Authors: Sunny Goel Suraj Theruvath Gaurav Dhwaj
With the DPDP Rules being notified on 13 November 2025, data protection has moved from being a compliance topic handled by legal or IT teams to a core board-level governance and risk issue. For organizations across sectors, this shift brings direct accountability for boards and senior management. The regulatory framework introduces strict obligations, significant financial penalties, and reputational consequences for failures. Digital Personal Data Protection (DPDP) regime suggests that data protection must now be treated as an enterprise-wide discipline, integrated into governance, operations and risk management.
This article explains what the DPDP regime means for organizations, why it matters at the board level and how organizations should respond in a practical and structured manner.
Executive takeaways
- DPDP Act and DPDP Rules convert data protection from a legal obligation into an enterprise-wide governance and risk issue
- Boards and senior management in enterprises are now directly exposed to regulatory scrutiny, penalties, and reputational fallout
- Compliance must be demonstrable, auditable and operational, not limited to written policies
Legal perspective
With the notification of the DPDP Rules, the DPDP Act has become an enforcement-driven law. Data principals now have enforceable rights, including access to data, correction, erasure and grievance redressal, all within prescribed timelines.
Businesses (referred to as data fiduciaries), are responsible for ensuring that personal data is processed lawfully and securely. This responsibility is outcome-based. It's not enough to have policies on paper but organizations must be able to show that those policies work in practice.
Data processors such as third-party administrators (TPAs), cloud service providers and other vendors remain under the control of businesses engaging them.

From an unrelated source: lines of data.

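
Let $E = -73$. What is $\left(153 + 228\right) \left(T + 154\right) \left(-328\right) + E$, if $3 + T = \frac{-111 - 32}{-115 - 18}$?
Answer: $- \frac{2527612477}{133} \approx -1.9005 \cdot 10^{7}$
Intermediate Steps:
$T = - \frac{256}{133}$ ($T = -3 + \frac{-111 - 32}{-115 - 18} = -3 - \frac{143}{-133} = -3 - - \frac{143}{133} = -3 + \frac{143}{133} = - \frac{256}{133} \approx -1.9248$)
$\left(153 + 228\right) \left(T + 154\right) \left(-328\right) + E = \left(153 + 228\right) \left(- \frac{256}{133} + 154\right) \left(-328\right) - 73 = 381 \cdot \frac{20226}{133} \left(-328\right) - 73 = \frac{7706106}{133} \left(-328\right) - 73 = - \frac{2527602768}{133} - 73 = - \frac{2527612477}{133}$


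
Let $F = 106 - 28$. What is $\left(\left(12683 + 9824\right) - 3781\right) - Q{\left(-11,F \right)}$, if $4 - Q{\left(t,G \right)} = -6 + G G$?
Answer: $24800$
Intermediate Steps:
$F = 78$ ($F = 106 - 28 = 78$)
$Q{\left(t,G \right)} = 10 - G^{2}$ ($Q{\left(t,G \right)} = 4 - \left(-6 + G G\right) = 4 - \left(-6 + G^{2}\right) = 10 - G^{2}$)
$\left(\left(12683 + 9824\right) - 3781\right) - Q{\left(-11,F \right)} = \left(\left(12683 + 9824\right) - 3781\right) - \left(10 - 78^{2}\right) = \left(22507 - 3781\right) - \left(10 - 6084\right) = 18726 - \left(10 - 6084\right) = 18726 - -6074 = 18726 + 6074 = 24800$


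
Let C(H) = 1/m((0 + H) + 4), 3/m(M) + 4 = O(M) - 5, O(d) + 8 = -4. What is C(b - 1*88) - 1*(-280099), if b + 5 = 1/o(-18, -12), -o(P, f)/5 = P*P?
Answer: 280092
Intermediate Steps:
O(d) = -12 (O(d) = -8 - 4 = -12)
o(P, f) = -5*P**2 (o(P, f) = -5*P*P = -5*P**2)
b = -8101/1620 (b = -5 + 1/(-5*(-18)**2) = -5 + 1/(-5*324) = -5 + 1/(-1620) = -5 - 1/1620 = -8101/1620 ≈ -5.0006)
m(M) = -1/7 (m(M) = 3/(-4 + (-12 - 5)) = 3/(-4 - 17) = 3/(-21) = 3*(-1/21) = -1/7)
C(H) = -7 (C(H) = 1/(-1/7) = -7)
C(b - 1*88) - 1*(-280099) = -7 - 1*(-280099) = -7 + 280099 = 280092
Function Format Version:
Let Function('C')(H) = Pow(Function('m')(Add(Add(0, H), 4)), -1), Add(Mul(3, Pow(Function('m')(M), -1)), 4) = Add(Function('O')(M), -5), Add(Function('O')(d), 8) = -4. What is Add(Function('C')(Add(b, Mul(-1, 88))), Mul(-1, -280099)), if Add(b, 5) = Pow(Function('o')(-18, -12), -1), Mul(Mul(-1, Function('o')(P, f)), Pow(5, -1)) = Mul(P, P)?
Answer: 280092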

Any failure by these processors can result in direct liability for the businesses if oversight and contractual controls are weak.
The law looks at the entire data lifecycle, consent, purpose limitation, rights handling, breach response, record retention and board oversight. Regulators will assess failures collectively. Weak governance, poor supervision or lack of board engagement can significantly worsen regulatory outcomes.
Depending on the volume and sensitivity of personal data handled by organizations, some are likely to be classified as significant data fiduciaries (SDFs), which brings additional compliance, audit and governance requirements.
Business perspective
For corporate leaders this means a hard deadline structure (phased commencement), new operational controls across people, processes and technology, stronger liability tethering to third‑party processors and the practical need for robust cyber risk insurance and proactive incident response capabilities. This article aims to explain the Rules in operational detail, maps timebound actions and lays out an integrated remediation and risk transfer plan
Operationalizing DPDP Act in business: Consent, service delivery and continuous
Executive takeaways
- Consent architecture and data minimization directly affect core business operations especially the units engaging with individual customers either directly or through data processors
- Handling of data principal rights and vendor oversight are key regulatory focus areas
- Legal, technology and operations teams must work together as one system
Legal perspective
The DPDP Rules impose detailed requirements around lawful processing, consent design and data usage. Consent must be clear, informed, specific, easy to withdraw and properly recorded. Withdrawal of consent must be as simple as giving it.
For organizations, this could be challenging because data is often reused across business functions for various purposes. Practices based on broad or open-ended consent will need to be re-examined.
Organizations must also exercise strong control over their data processors, including business process / technology vendors, cloud providers and offshore service partners. Although these entities process data, the legal responsibility remains with the organizations engaging them. Failures at the vendor level can directly trigger regulatory action.
Ultimately, regulators will assess how well the systems work in reality and not how well the policies are drafted.